By combining automation with resilient system design and operational planning, utilities are better positioned to restore power quickly and safely as storms pass through their service territories.

Preparing before the first storm forms

Resilient hurricane readiness starts long before landfall, blending physical grid hardening, distributed generation resources and digital tools that give utilities faster visibility and smarter control when conditions degrade.

Strengthening infrastructure to withstand extreme conditions requires proactive maintenance, continuous monitoring and actionable response plans built into day-to-day operations, enabling clients to move from reactive response to proactive readiness when a storm arrives.

Preparation in action: Bird Electric storm readiness

One example of day-to-day preparedness in action is Bird Electric, a Black & Veatch company, which specializes in emergency power restoration. Through a dedicated, year-round storm response organization, Bird Electric professionals work in constant coordination with advanced forecasting teams and utility partners, tracking weather conditions well before storms form. As major events approach, crews, equipment and logistics are placed on alert and strategically staged based on projected storm paths and likely impacts, positioning utilities to shift rapidly and safely into restoration mode as soon as conditions allow.
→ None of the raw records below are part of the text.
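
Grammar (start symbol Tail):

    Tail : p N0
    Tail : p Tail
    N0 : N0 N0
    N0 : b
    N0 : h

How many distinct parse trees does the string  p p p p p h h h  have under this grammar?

2

Parse trees for p p p p p h h h:
  [Tail p [Tail p [Tail p [Tail p [Tail p [N0 [N0 h] [N0 [N0 h] [N0 h]]]]]]]]
  [Tail p [Tail p [Tail p [Tail p [Tail p [N0 [N0 [N0 h] [N0 h]] [N0 h]]]]]]]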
That level of readiness has paid off when it matters most. During recent hurricanes, Bird Electric mobilized thousands of workers and significant equipment resources within hours of storms making landfall, helping utilities restore power safely and efficiently to millions of customers. By letting forecasts and not guesswork drive crew placement and logistics decisions, Bird Electric consistently has accelerated restoration timelines, supporting faster recovery for communities.

A year-round commitment to resilience

Hurricane season may have defined dates on the calendar, but preparedness is an ongoing commitment. When storms make landfall, preparedness allows clients to shift quickly from planning to execution. After the storm, rapid damage assessment, restoration at scale and close coordination with local stakeholders help accelerate recovery.

By combining resilient infrastructure design, advanced grid intelligence, operational planning and rapid response capabilities, Black & Veatch helps clients stay ready for whatever the next storm brings. As extreme weather continues to test infrastructure systems, preparedness remains among the most powerful tools utilities have to protect communities and restore service faster.